My name is Safa’a Hassan and welcome to my journey. In this ePertfolio I will be taking you along my journey of becoming a future educators, showing all my experiences and what has influenced me through this time. Here you will find information about myself and who I am as a person and watch me grow into becoming the best version of an educator I can be. hope you enjoy.
I am half Swiss and half Sudanese. I moved to Canada at the age of 12. Moving to Canada as a pre-teen was definitely not easy, everything I knew now meant nothing. Having to figure myself out in a whole new environment while others where trying to figure me out too was definitely alienating. However, if it wasn’t for my parents brining me and my siblings here, I would of never had the opportunity to have the education and life that I have now, and life itself got easier once people started to get to know me.
I am the youngest of four. When we still lived in the UAE, my family and I would spend every summer in Sudan with my grandparents, aunts and uncles, and cousins. Most of the time in Sudan my siblings, cousins and I would lay down mattresses all over the upstairs living room and have a big sleepover. Whenever we did that we would all wake up early in the morning, get dressed and run downstairs to collect limes. My grandparents have a big lime tree in their back yard, and all of us kids would run downstairs grab a bucket and see who can collect the most limes. On Sunday mornings my grandmother would be outside gardening on a specific side of the garden us kids where not allowed on (so we wont mess it up). Sometimes she would let us help and tell us about gardening, about how the soil should be, when to water, how to cut off dead or dying leaves.
Fast forward to me now at the age of 20 having my own little collection of house plants in my room, it took me a while to realize that my grandmother is the one who influenced me love of plants. To me plats are not just plants, they provided me comfort and showed me how to modify things like watering and light to help them grow, in more ways than one they remind me of how much I am growing as well.

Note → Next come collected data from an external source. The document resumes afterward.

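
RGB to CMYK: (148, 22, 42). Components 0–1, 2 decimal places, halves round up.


R'=148/255≈0.5804, G'=22/255≈0.0863, B'=42/255≈0.1647
K = 1 - max(R',G',B') = 1 - 148/255 = 107/255 = 0.41960… → 0.42
(1-R'-K)/(1-K) simplifies to (max-R)/max with max = 148:
C = (148-148)/148 = 0/148 = 0 → 0.00
M = (148-22)/148 = 126/148 = 0.85135… → 0.85
Y = (148-42)/148 = 106/148 = 0.71621… → 0.72
= CMYK(0.00, 0.85, 0.72, 0.42)


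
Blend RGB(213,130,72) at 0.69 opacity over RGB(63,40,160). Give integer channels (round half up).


C = α×F + (1-α)×B, with 1-α = 0.31
R: 0.69×213 + 0.31×63 = 146.97 + 19.53 = 166.50 → 167
G: 0.69×130 + 0.31×40 = 89.70 + 12.40 = 102.10 → 102
B: 0.69×72 + 0.31×160 = 49.68 + 49.60 = 99.28 → 99
= RGB(167, 102, 99)


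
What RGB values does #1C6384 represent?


1C → 28 (R)
63 → 99 (G)
84 → 132 (B)
= RGB(28, 99, 132)


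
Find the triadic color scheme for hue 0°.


Triadic: equally spaced at 120° intervals
H1 = 0°
H2 = (0 + 120) mod 360 = 120°
H3 = (0 + 240) mod 360 = 240°
Triadic = 0°, 120°, 240°


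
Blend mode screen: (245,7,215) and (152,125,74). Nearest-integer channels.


Screen: C = 255 - (255-A)×(255-B)/255, rounded to nearest integer
R: 255 - (255-245)×(255-152)/255 = 255 - 1030/255 ≈ 255 - 4.039 = 250.961 → 251
G: 255 - (255-7)×(255-125)/255 = 255 - 32240/255 ≈ 255 - 126.431 = 128.569 → 129
B: 255 - (255-215)×(255-74)/255 = 255 - 7240/255 ≈ 255 - 28.392 = 226.608 → 227
= RGB(251, 129, 227)


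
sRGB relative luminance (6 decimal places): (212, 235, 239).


Linearize each channel (sRGB transfer function): c = v/255; c_lin = c/12.92 if c ≤ 0.04045, else ((c+0.055)/1.055)^2.4
  R: 212/255 ≈ 0.831373 > 0.04045 → ((0.831373+0.055)/1.055)^2.4 ≈ 0.658375
  G: 235/255 ≈ 0.921569 > 0.04045 → ((0.921569+0.055)/1.055)^2.4 ≈ 0.830770
  B: 239/255 ≈ 0.937255 > 0.04045 → ((0.937255+0.055)/1.055)^2.4 ≈ 0.863157
R_lin = 0.658375, G_lin = 0.830770, B_lin = 0.863157
L = 0.2126×R + 0.7152×G + 0.0722×B
L = 0.2126×0.658375 + 0.7152×0.830770 + 0.0722×0.863157
L ≈ 0.796457


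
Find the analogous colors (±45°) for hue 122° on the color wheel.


Base hue: 122°
Left analog: (122 - 45) mod 360 = 77°
Right analog: (122 + 45) mod 360 = 167°
Analogous hues = 77° and 167°


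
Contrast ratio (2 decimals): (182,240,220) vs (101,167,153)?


Linearize each sRGB channel c=v/255: c/12.92 if c ≤ 0.04045 else ((c+0.055)/1.055)^2.4
L = 0.2126×R_lin + 0.7152×G_lin + 0.0722×B_lin
Color 1 (182,240,220):
  R=182: 182/255≈0.7137 > 0.04045 → ((0.7137+0.055)/1.055)^2.4 ≈ 0.46778
  G=240: 240/255≈0.9412 > 0.04045 → ((0.9412+0.055)/1.055)^2.4 ≈ 0.87137
  B=220: 220/255≈0.8627 > 0.04045 → ((0.8627+0.055)/1.055)^2.4 ≈ 0.71569
  L1 = 0.2126×0.46778 + 0.7152×0.87137 + 0.0722×0.71569 ≈ 0.77433
Color 2 (101,167,153):
  R=101: 101/255≈0.3961 > 0.04045 → ((0.3961+0.055)/1.055)^2.4 ≈ 0.13014
  G=167: 167/255≈0.6549 > 0.04045 → ((0.6549+0.055)/1.055)^2.4 ≈ 0.38643
  B=153: 153/255≈0.6000 > 0.04045 → ((0.6000+0.055)/1.055)^2.4 ≈ 0.31855
  L2 = 0.2126×0.13014 + 0.7152×0.38643 + 0.0722×0.31855 ≈ 0.32704
Lighter = 0.77433, Darker = 0.32704
Ratio = (L_lighter + 0.05) / (L_darker + 0.05)
Ratio = (0.77433 + 0.05) / (0.32704 + 0.05) = 0.82433 / 0.37704 ≈ 2.1863
Ratio ≈ 2.19:1


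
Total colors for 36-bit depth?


Colors = 2^bits = 2^36
= 68,719,476,736 colors


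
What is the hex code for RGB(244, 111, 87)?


R = 244 → F4 (hex)
G = 111 → 6F (hex)
B = 87 → 57 (hex)
Hex = #F46F57


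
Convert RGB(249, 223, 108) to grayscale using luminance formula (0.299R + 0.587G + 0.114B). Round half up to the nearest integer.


Gray = 0.299×R + 0.587×G + 0.114×B
Gray = 0.299×249 + 0.587×223 + 0.114×108
Gray = 74.451 + 130.901 + 12.312
Gray = 217.664 → round half up → 218
Gray = 218


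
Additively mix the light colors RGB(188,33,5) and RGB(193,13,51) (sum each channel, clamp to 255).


Additive: each channel = min(255, C₁+C₂)
R: 188+193 = 381 → 255
G: 33+13 = 46 → 46
B: 5+51 = 56 → 56
= RGB(255, 46, 56)


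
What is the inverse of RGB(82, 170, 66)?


Invert: (255-R, 255-G, 255-B)
R: 255-82 = 173
G: 255-170 = 85
B: 255-66 = 189
= RGB(173, 85, 189)


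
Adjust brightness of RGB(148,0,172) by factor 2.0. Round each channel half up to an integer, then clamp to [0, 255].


Multiply each channel by 2.0, round half up, clamp to [0, 255]
R: 148×2.0 = 296 → clamp → 255
G: 0×2.0 = 0
B: 172×2.0 = 344 → clamp → 255
= RGB(255, 0, 255)


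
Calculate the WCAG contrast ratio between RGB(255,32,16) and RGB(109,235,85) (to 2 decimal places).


Linearize each sRGB channel c=v/255: c/12.92 if c ≤ 0.04045 else ((c+0.055)/1.055)^2.4
L = 0.2126×R_lin + 0.7152×G_lin + 0.0722×B_lin
Color 1 (255,32,16):
  R=255: 255/255≈1.0000 > 0.04045 → ((1.0000+0.055)/1.055)^2.4 ≈ 1.00000
  G=32: 32/255≈0.1255 > 0.04045 → ((0.1255+0.055)/1.055)^2.4 ≈ 0.01444
  B=16: 16/255≈0.0627 > 0.04045 → ((0.0627+0.055)/1.055)^2.4 ≈ 0.00518
  L1 = 0.2126×1.00000 + 0.7152×0.01444 + 0.0722×0.00518 ≈ 0.22330
Color 2 (109,235,85):
  R=109: 109/255≈0.4275 > 0.04045 → ((0.4275+0.055)/1.055)^2.4 ≈ 0.15293
  G=235: 235/255≈0.9216 > 0.04045 → ((0.9216+0.055)/1.055)^2.4 ≈ 0.83077
  B=85: 85/255≈0.3333 > 0.04045 → ((0.3333+0.055)/1.055)^2.4 ≈ 0.09084
  L2 = 0.2126×0.15293 + 0.7152×0.83077 + 0.0722×0.09084 ≈ 0.63324
Lighter = 0.63324, Darker = 0.22330
Ratio = (L_lighter + 0.05) / (L_darker + 0.05)
Ratio = (0.63324 + 0.05) / (0.22330 + 0.05) = 0.68324 / 0.27330 ≈ 2.4999
Ratio ≈ 2.50:1


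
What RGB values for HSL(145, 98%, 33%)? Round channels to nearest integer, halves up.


H=145°, S=0.98, L=0.33
C = (1-|2L-1|)×S = (1-|-0.34|)×0.98 = 0.6468
H' = H/60 = 145/60 ≈ 2.4167; X = C×(1-|H' mod 2 - 1|) = 0.2695
m = L - C/2 = 0.33 - 0.3234 = 0.0066
Sector ⌊H'⌋ = 2 → (R',G',B') = (0.0, 0.6468, 0.2695)
RGB = ((R'+m)×255, (G'+m)×255, (B'+m)×255) = (1.683, 166.617, 70.4055)
Round half up → RGB(2, 167, 70)


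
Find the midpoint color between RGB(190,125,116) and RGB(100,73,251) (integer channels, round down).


Midpoint: each channel = ⌊(C₁+C₂)/2⌋
R: ⌊(190+100)/2⌋ = 145
G: ⌊(125+73)/2⌋ = 99
B: ⌊(116+251)/2⌋ = 183
= RGB(145, 99, 183)


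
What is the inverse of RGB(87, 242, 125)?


Invert: (255-R, 255-G, 255-B)
R: 255-87 = 168
G: 255-242 = 13
B: 255-125 = 130
= RGB(168, 13, 130)


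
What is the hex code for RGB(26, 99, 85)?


R = 26 → 1A (hex)
G = 99 → 63 (hex)
B = 85 → 55 (hex)
Hex = #1A6355


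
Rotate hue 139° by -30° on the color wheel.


New hue = (H + rotation) mod 360
New hue = (139 -30) mod 360
= 109 mod 360
= 109°


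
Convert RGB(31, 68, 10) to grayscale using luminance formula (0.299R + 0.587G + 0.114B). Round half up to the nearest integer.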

I have gotten a lot of privileges having fair skin. However, that all stopped once people heard my Arab name and knew of my half African ethnicity. Through schooling I was always put into different criteria’s because of my mixed ethnicity, for instance back in Abu Dhabi I was automatically told that I will never accomplish anything good, because I was African which to them meant that I was just dumb and lazy. Throughout elementary and high school when I came here I could just be me. But that changed when I got into University. Having educators tell me that I need to do better than anyone els in my class, and I need to excel more just because I am mixed and might have people look up to me in the future. What I never understood is why dose my ethnicity matter when it comes to being a student, how come I am being judged and held to higher standards just because of where I am from?. The reality is, getting told what I am or should be just because of my ethnicity is draining, dehumanizing, and simply sad in many ways; because while others have the opportunity to just be, I am getting robbed of being me. One of my biggest goals as a future educator is to get rid of the stigma that ones ethnicity defines how they should be, because every child deserved the right and the opportunity to be who they want to be without any expectations.
I have build a great love for plants, fashion, music, photography, travelling, watching sun sets, learning about new cultures and religions, trying out new restaurants/ cafes.